On Oct 8, 2007, at 12:13 PM, Sam Lang wrote:
With mx, it looks like there's a limit on the number of connections
from a peer (BMX_PEER_RX_NUM == 20). As new connections are
received the idle connections are closed? Should
bmi_method_addr_forget_callback be called from there?
Thanks,
-sam
Hi Sam,
The BMX_PEER_RX_NUM simply sets the number of unexpected requests to
pre-allocate when a new peer is registered. This the calls to malloc
() for unexpected messages up to this threshold. It does not control
re-connect attempts.
In bmi_mx, a peer is only registered once. If any communication
fails, the connection state is marked BMX_PEER_DISCONNECT. It does
not delete the peer unless BMI_set_info(DROP_ADDR) is called.

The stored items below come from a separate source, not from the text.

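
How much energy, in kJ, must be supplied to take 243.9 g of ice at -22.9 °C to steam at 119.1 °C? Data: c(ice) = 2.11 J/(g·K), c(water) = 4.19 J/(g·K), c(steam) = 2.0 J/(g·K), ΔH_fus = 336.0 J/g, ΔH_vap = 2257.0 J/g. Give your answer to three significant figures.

q = 756 kJ

q1 (heat ice -22.9→0.0 °C): 243.9 × 2.11 × 22.9 = 11785 J
q2 (melt at 0 °C): 243.9 × 336.0 = 81950 J
q3 (heat water 0.0→100.0 °C): 243.9 × 4.19 × 100.0 = 102194 J
q4 (vaporize at 100 °C): 243.9 × 2257.0 = 550482 J
q5 (heat steam 100.0→119.1 °C): 243.9 × 2.0 × 19.1 = 9317 J
Total: 11785 + 81950 + 102194 + 550482 + 9317 = 755728 J = 756 kJ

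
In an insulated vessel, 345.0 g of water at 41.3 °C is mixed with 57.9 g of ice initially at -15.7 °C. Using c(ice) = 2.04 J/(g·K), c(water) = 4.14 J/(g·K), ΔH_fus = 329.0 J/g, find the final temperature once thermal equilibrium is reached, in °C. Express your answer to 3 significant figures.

Heat to bring ice to 0 °C and melt it: q₁ = 57.9×2.04×15.7 + 57.9×329.0 = 20904 J
Heat the water can supply cooling to 0 °C: 345.0×4.14×41.3 = 58988.8 J > q₁, so all ice melts.
Energy balance: 345.0×4.14×(41.3 − T) = 20904 + 57.9×4.14×(T − 0)
1428.3(41.3 − T) = 20904 + 239.706 T
58988.8 − 20904 = 1668.006 T
T = 38084.8 / 1668.006 = 22.83 °C

T_f = 22.8 °C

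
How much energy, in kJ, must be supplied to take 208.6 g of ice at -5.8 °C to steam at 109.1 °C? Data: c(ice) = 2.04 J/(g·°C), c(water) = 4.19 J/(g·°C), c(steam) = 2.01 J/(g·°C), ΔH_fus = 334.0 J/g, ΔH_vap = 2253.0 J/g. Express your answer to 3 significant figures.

q = 633 kJ

q1 (heat ice -5.8→0.0 °C): 208.6 × 2.04 × 5.8 = 2468 J
q2 (melt at 0 °C): 208.6 × 334.0 = 69672 J
q3 (heat water 0.0→100.0 °C): 208.6 × 4.19 × 100.0 = 87403 J
q4 (vaporize at 100 °C): 208.6 × 2253.0 = 469976 J
q5 (heat steam 100.0→109.1 °C): 208.6 × 2.01 × 9.1 = 3816 J
Total: 2468 + 69672 + 87403 + 469976 + 3816 = 633335 J = 633 kJ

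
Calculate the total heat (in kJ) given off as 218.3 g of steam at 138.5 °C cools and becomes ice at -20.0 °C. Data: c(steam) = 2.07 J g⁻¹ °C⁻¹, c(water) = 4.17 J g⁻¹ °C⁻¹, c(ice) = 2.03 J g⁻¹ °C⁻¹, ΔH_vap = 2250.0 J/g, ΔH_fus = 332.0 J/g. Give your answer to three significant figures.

q1 (cool steam 138.5→100 °C): 218.3 × 2.07 × 38.5 = 17397 J
q2 (condense at 100 °C): 218.3 × 2250.0 = 491175 J
q3 (cool water 100→0 °C): 218.3 × 4.17 × 100.0 = 91031 J
q4 (freeze at 0 °C): 218.3 × 332.0 = 72476 J
q5 (cool ice 0→-20.0 °C): 218.3 × 2.03 × 20.0 = 8863 J
Total: 17397 + 491175 + 91031 + 72476 + 8863 = 680942 J = 681 kJ

q = 681 kJ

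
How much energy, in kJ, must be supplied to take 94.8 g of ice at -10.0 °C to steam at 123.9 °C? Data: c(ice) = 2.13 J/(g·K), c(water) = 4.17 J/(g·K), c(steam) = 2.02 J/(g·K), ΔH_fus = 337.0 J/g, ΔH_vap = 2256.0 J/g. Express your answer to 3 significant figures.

q = 292 kJ

q1 (heat ice -10.0→0.0 °C): 94.8 × 2.13 × 10.0 = 2019 J
q2 (melt at 0 °C): 94.8 × 337.0 = 31948 J
q3 (heat water 0.0→100.0 °C): 94.8 × 4.17 × 100.0 = 39532 J
q4 (vaporize at 100 °C): 94.8 × 2256.0 = 213869 J
q5 (heat steam 100.0→123.9 °C): 94.8 × 2.02 × 23.9 = 4577 J
Total: 2019 + 31948 + 39532 + 213869 + 4577 = 291945 J = 292 kJ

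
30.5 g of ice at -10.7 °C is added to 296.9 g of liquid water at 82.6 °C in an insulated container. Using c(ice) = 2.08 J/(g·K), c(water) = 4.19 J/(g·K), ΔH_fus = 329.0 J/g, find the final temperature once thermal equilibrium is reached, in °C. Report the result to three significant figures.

T_f = 67.1 °C

Heat to bring ice to 0 °C and melt it: q₁ = 30.5×2.08×10.7 + 30.5×329.0 = 10713 J
Heat the water can supply cooling to 0 °C: 296.9×4.19×82.6 = 102755 J > q₁, so all ice melts.
Energy balance: 296.9×4.19×(82.6 − T) = 10713 + 30.5×4.19×(T − 0)
1244.011(82.6 − T) = 10713 + 127.795 T
102755 − 10713 = 1371.806 T
T = 92042 / 1371.806 = 67.10 °C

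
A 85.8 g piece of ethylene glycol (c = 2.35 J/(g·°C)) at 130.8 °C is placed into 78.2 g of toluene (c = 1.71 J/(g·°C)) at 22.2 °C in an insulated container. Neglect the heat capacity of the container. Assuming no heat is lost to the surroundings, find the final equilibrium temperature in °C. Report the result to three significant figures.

Heat lost by ethylene glycol = heat gained by toluene.
(85.8)(2.35)(130.8 − T) = (78.2)(1.71)(T − 22.2)
201.63 (130.8 − T) = 133.722 (T − 22.2)
26373 − 201.63 T = 133.722 T − 2968.6
29341.6 = 335.352 T
T = 87.49 °C

T_f = 87.5 °C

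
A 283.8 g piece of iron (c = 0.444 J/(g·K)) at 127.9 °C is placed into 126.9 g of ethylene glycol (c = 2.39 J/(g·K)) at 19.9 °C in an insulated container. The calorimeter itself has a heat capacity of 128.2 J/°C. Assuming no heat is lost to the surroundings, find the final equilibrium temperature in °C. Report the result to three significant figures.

Heat lost by iron = heat gained by ethylene glycol + calorimeter.
(283.8)(0.444)(127.9 − T) = [(126.9)(2.39) + 128.2](T − 19.9)
126.0072 (127.9 − T) = 431.491 (T − 19.9)
16116 − 126.0072 T = 431.491 T − 8586.7
24702.7 = 557.4982 T
T = 44.31 °C

T_f = 44.3 °C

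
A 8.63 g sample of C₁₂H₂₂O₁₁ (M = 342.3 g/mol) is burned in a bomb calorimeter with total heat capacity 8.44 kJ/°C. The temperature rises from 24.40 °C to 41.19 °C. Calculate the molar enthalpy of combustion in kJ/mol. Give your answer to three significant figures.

ΔT = 41.19 − 24.40 = 16.79 °C
q_cal = C_cal × ΔT = 8.44 × 16.79 = 141.7076 kJ
n = 8.63 / 342.3 = 0.02521 mol
q_rxn = −q_cal = -141.7076 kJ
ΔH = -141.7076 / 0.02521 = -5621 kJ/mol

ΔH = -5620 kJ/mol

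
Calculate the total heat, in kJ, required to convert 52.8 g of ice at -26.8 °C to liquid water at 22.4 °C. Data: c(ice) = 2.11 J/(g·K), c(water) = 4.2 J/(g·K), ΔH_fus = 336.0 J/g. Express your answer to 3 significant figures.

q1 (heat ice -26.8→0.0 °C): 52.8 × 2.11 × 26.8 = 2986 J
q2 (melt at 0 °C): 52.8 × 336.0 = 17741 J
q3 (heat water 0.0→22.4 °C): 52.8 × 4.2 × 22.4 = 4967 J
Total: 2986 + 17741 + 4967 = 25694 J = 25.7 kJ

q = 25.7 kJ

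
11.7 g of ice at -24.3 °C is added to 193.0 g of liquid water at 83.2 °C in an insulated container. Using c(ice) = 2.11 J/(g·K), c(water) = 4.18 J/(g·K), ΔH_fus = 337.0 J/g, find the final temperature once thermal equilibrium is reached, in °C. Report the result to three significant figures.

T_f = 73.1 °C

Heat to bring ice to 0 °C and melt it: q₁ = 11.7×2.11×24.3 + 11.7×337.0 = 4542.8 J
Heat the water can supply cooling to 0 °C: 193.0×4.18×83.2 = 67120.8 J > q₁, so all ice melts.
Energy balance: 193.0×4.18×(83.2 − T) = 4542.8 + 11.7×4.18×(T − 0)
806.74(83.2 − T) = 4542.8 + 48.906 T
67120.8 − 4542.8 = 855.646 T
T = 62578.0 / 855.646 = 73.14 °C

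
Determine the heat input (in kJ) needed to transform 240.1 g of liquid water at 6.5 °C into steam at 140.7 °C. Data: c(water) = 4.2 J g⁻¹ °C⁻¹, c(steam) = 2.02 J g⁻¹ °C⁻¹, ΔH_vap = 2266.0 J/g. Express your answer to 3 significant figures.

q1 (heat water 6.5→100.0 °C): 240.1 × 4.2 × 93.5 = 94287 J
q2 (vaporize at 100 °C): 240.1 × 2266.0 = 544067 J
q3 (heat steam 100.0→140.7 °C): 240.1 × 2.02 × 40.7 = 19740 J
Total: 94287 + 544067 + 19740 = 658094 J = 658 kJ

q = 658 kJ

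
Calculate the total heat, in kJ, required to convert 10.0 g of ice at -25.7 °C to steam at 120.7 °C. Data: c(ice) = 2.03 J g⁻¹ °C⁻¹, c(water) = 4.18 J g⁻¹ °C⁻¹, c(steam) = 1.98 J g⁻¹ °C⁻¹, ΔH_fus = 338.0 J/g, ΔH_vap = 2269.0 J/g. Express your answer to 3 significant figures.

q1 (heat ice -25.7→0.0 °C): 10.0 × 2.03 × 25.7 = 522 J
q2 (melt at 0 °C): 10.0 × 338.0 = 3380 J
q3 (heat water 0.0→100.0 °C): 10.0 × 4.18 × 100.0 = 4180 J
q4 (vaporize at 100 °C): 10.0 × 2269.0 = 22690 J
q5 (heat steam 100.0→120.7 °C): 10.0 × 1.98 × 20.7 = 410 J
Total: 522 + 3380 + 4180 + 22690 + 410 = 31182 J = 31.2 kJ

q = 31.2 kJ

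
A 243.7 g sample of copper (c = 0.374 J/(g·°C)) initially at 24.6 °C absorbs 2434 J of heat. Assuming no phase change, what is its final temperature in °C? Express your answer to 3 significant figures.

T_f = 51.3 °C

ΔT = q / (m c) = 2434 / (243.7 × 0.374) = 26.71 °C
T_f = 24.6 + 26.71 = 51.31 °C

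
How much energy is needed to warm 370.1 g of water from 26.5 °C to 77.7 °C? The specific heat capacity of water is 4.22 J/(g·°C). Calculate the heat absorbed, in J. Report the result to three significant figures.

q = m c ΔT = 370.1 × 4.22 × (77.7 − 26.5)
q = 370.1 × 4.22 × 51.2 = 79970 J

q = 80000 J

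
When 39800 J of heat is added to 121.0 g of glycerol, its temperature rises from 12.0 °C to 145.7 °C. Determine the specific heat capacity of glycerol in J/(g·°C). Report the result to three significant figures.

c = 2.46 J/(g·°C)

c = q / (m ΔT) = 39800 / (121.0 × 133.7)
c = 39800 / 16177.7 = 2.46 J/(g·°C)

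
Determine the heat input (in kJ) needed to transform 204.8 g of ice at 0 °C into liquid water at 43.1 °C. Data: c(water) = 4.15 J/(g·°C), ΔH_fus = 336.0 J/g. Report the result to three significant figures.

q1 (melt at 0 °C): 204.8 × 336.0 = 68813 J
q2 (heat water 0.0→43.1 °C): 204.8 × 4.15 × 43.1 = 36632 J
Total: 68813 + 36632 = 105445 J = 105 kJ

q = 105 kJ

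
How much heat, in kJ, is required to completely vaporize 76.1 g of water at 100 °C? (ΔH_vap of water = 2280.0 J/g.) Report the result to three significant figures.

q = 174 kJ

q = m × ΔH_vap = 76.1 × 2280.0 = 173500 J = 174 kJ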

When a client reconnects, the server cancels any pending requests
from the peer, calls mx_iconnect() to establish a new connect back to
the client, and then sends a CONN_ACK message. After that,
communication resumes.
If a connection is idle, bmi_mx (and MX) will happily leave it open
as long as the process is alive.
I am not sure what you are proposing that
bmi_method_addr_forget_callback() do.
By the way, there is a limit in bmi_mx to the number of known peers
which is currently set at 2^20. Having a high value of peers (active
and/or idle) should not cause any slow-down issues in bmi_mx. Each
incoming message (expected or unexpected) includes the source
endpoint address and MX has a function that allows you to register a
context with each endpoint address. bmi_mx uses this to associate the
peer's data structure with the peer's endpoint. So for even
unexpected messages, it is a O(1) lookup.